The three-judge panel of the D.C. Court of Appeals rejected the travel companies’ argument that the only taxable transaction was between the customer and the hotel. The court said that the D.C. government can tax the difference between the actual cost of the room, which the hotel receives, and the higher rate the travel companies charge the customer in order to make a profit.

“[T]he meaning of the statute is clear: by imposing tax on the ‘sale or charge . . . for any room . . . furnished to transients by any hotel,’ the sales tax statute is taxing the sales transaction by which a customer purchases a hotel room in the District of Columbia,” Judge Corinne Beckwith wrote for the court. “The OTCs’ retail margins are a part of that sale.”

Last year, the travel companies—Expedia Inc., Hotels.com LP, Hotwire Inc., Orbitz LLC, priceline.com, and Travelocity.com LP—and the city reached an agreement on how much money in back sales taxes the companies would owe if they lost on appeal. According to that agreement, the companies will owe more than $60 million for hotel room sales between 1998 and 2011.

In announcing the agreement last year, the Office of the Attorney General said that if the city prevailed, the monetary recovery would be largest ever for the District through a case that was litigated.

“This is a huge victory for the District’s taxpayers, and it ensures that online travel companies have to follow the same rules as everyone else,”  D.C. Attorney General Karl Racine said in a statement.

Darrel Hieber, a partner at Skadden, Arps, Slate, Meagher & Flom, argued for the online travel companies. He also could not immediately be reached for comment.

The District charges a sales tax of 14.5 percent on the gross receipts of hotel room sales. The online travel companies argued that the hotel, which furnished the room, was the only taxable vendor when it came to sales taxes. The city countered that the tax should apply to the sale or charge for any room furnished by a hotel, even if the seller—in this case, the online travel companies—did not actually furnish the room.

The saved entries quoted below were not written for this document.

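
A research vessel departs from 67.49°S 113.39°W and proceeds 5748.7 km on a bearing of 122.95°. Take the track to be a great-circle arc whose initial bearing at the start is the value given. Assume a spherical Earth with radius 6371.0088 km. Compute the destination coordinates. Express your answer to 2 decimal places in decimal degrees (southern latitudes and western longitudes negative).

latitude -47.39°, longitude -9.98°

The arc subtends δ = 5748.7/6371.0088 = 0.902322 rad at the centre.
Start latitude φ₁ = -1.177923 rad; initial bearing θ = 2.145882 rad.
sin φ₂ = sin φ₁ cos δ + cos φ₁ sin δ cos θ = (-0.923813)(0.619790) + (0.382845)(0.784768)(-0.543907) = -0.735983
φ₂ = asin(-0.735983) = -0.827118 rad = -47.39°.
Δλ = atan2( sin θ sin δ cos φ₁ , cos δ − sin φ₁ sin φ₂ ) = atan2(0.252116, -0.060121) = 1.804890 rad = 103.41°.
Hence λ₂ = -113.39° + 103.41° = -9.98°.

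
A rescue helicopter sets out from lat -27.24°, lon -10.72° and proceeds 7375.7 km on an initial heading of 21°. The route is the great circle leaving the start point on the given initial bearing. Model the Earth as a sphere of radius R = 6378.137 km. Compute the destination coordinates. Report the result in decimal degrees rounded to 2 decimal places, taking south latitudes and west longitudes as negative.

Angular distance δ = d/R = 7375.7 / 6378.137 = 1.156404 rad.
Converting: φ₁ = -0.475428 rad, θ = 0.366519 rad.
sin φ₂ = sin φ₁ cos δ + cos φ₁ sin δ cos θ = (-0.457719)(0.402634) + (0.889097)(0.915361)(0.933580) = 0.575496
φ₂ = asin(0.575496) = 0.613211 rad = 35.13°.
For the longitude increment, Δλ = atan2( sin θ sin δ cos φ₁, cos δ − sin φ₁ sin φ₂ ) = atan2(0.291656, 0.666050) = 23.65°.
λ₂ = -10.72° + 23.65° = 12.93°.

latitude 35.13°, longitude 12.93°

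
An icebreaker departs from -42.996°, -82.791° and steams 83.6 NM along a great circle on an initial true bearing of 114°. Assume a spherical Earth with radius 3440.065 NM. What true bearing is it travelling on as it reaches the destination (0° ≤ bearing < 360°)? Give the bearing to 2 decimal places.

final bearing 112.80°

δ = 83.6/3440.065 = 0.024302 rad (1.3924°).
With φ₁ = -42.996° = -0.750422 rad and θ = 114° = 1.989675 rad:
Destination latitude: φ₂ = arcsin( sin φ₁ cos δ + cos φ₁ sin δ cos θ ) = arcsin(-0.688975) = -43.549°.
Δλ = atan2( sin θ sin δ cos φ₁ , cos δ − sin φ₁ sin φ₂ ) = atan2(0.016236, 0.529860) = 0.030633 rad = 1.755°.
Hence λ₂ = -82.791° + 1.755° = -81.036°.
The forward bearing on arrival equals the back-azimuth from the destination plus 180°.
Back-azimuth from P₂ (-43.55°, -81.04°) to P₁ (-43.00°, -82.79°), with Δλ' = λ₁ − λ₂ = -1.76°: atan2( sin Δλ' cos φ₁ , cos φ₂ sin φ₁ − sin φ₂ cos φ₁ cos Δλ' ) = 292.80°.
Final bearing = (292.80° + 180°) mod 360° = 112.80°.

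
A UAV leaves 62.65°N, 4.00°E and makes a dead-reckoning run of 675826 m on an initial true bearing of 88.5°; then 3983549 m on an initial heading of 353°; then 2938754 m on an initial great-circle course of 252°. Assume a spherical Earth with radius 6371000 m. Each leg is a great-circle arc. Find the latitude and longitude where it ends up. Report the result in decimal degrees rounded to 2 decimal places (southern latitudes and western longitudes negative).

latitude 59.75°, longitude 167.69°

Apply the spherical direct solution leg by leg, carrying full precision between legs.
Leg 1: from (62.65°, 4.00°), δ = 675826/6371000 = 0.106078 rad, θ = 88.5° → φ = 62.19°, λ = 17.11°.
Leg 2: from (62.19°, 17.11°), δ = 3983549/6371000 = 0.625263 rad, θ = 353° → φ = 81.19°, λ = -135.14°.
Leg 3: from (81.19°, -135.14°), δ = 2938754/6371000 = 0.461270 rad, θ = 252° → φ = 59.75°, λ = 167.69°.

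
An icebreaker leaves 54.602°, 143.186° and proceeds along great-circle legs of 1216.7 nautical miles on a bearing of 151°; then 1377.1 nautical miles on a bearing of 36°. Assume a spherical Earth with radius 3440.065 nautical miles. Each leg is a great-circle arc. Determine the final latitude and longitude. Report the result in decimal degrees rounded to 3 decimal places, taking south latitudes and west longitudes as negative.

Apply the spherical direct solution leg by leg, carrying full precision between legs.
Leg 1: from (54.602°, 143.186°), δ = 1216.7/3440.065 = 0.353685 rad, θ = 151° → φ = 36.102°, λ = 155.181°.
Leg 2: from (36.102°, 155.181°), δ = 1377.1/3440.065 = 0.400312 rad, θ = 36° → φ = 52.880°, λ = 177.488°.

latitude 52.880°, longitude 177.488°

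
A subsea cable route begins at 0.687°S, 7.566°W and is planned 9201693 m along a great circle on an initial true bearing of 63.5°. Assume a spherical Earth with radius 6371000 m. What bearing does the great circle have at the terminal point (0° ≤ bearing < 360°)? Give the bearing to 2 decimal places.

Central angle δ = d/R = 1.444309 rad.
Converting: φ₁ = -0.011990 rad, θ = 1.108284 rad.
sin φ₂ = sin φ₁ cos δ + cos φ₁ sin δ cos θ = (-0.011990)(0.126150) + (0.999928)(0.992011)(0.446198) = 0.441089
φ₂ = asin(0.441089) = 0.456812 rad = 26.173°.
For the longitude increment, Δλ = atan2( sin θ sin δ cos φ₁, cos δ − sin φ₁ sin φ₂ ) = atan2(0.887721, 0.131439) = 81.578°.
Hence λ₂ = -7.566° + 81.578° = 74.012°.
The forward bearing on arrival equals the back-azimuth from the destination plus 180°.
Back-azimuth from P₂ (26.17°, 74.01°) to P₁ (-0.69°, -7.57°), with Δλ' = λ₁ − λ₂ = -81.58°: atan2( sin Δλ' cos φ₁ , cos φ₂ sin φ₁ − sin φ₂ cos φ₁ cos Δλ' ) = 265.64°.
Final bearing = (265.64° + 180°) mod 360° = 85.64°.

final bearing 85.64°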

The court found that the city’s interpretation of local tax law was reasonable. Beckwith wrote that “an examination of the District’s sales tax provisions as a whole lends support to the District’s contention—and the well-reasoned conclusion of the trial court—that the tax is levied on the ‘sale or charge’ for the service, rather than on the provision of the service itself.”

The court also rejected the online travel companies’ argument that it would be unfair to force them to pay back taxes, given the city’s delay in pursuing legal action.

“It is clear from looking at the OTCs’ statements to investors and to the SEC that the OTCs understood, since at least 2002, that they might owe sales tax on the full amount of their merchant model sales,” Beckwith wrote.

The ruling was not a total loss for the online travel companies. The appeals court upheld the trial judge’s ruling that the companies could not be taxed on the “sales tax reimbursement” they charged to customers, which covered the sales tax that the hotel owed for the amount of money it received from the sale of the room.

Judge Theodore Newman joined Beckwith’s opinion. Judge Roy McLeese III agreed that the travel companies were subject to the sales tax, but he wrote in a separate opinion that he would hold the travel companies liable for tax on the full amount of the sale to the customer, including the “sales tax reimbursement.”

Updated with comments from Attorney General Karl Racine.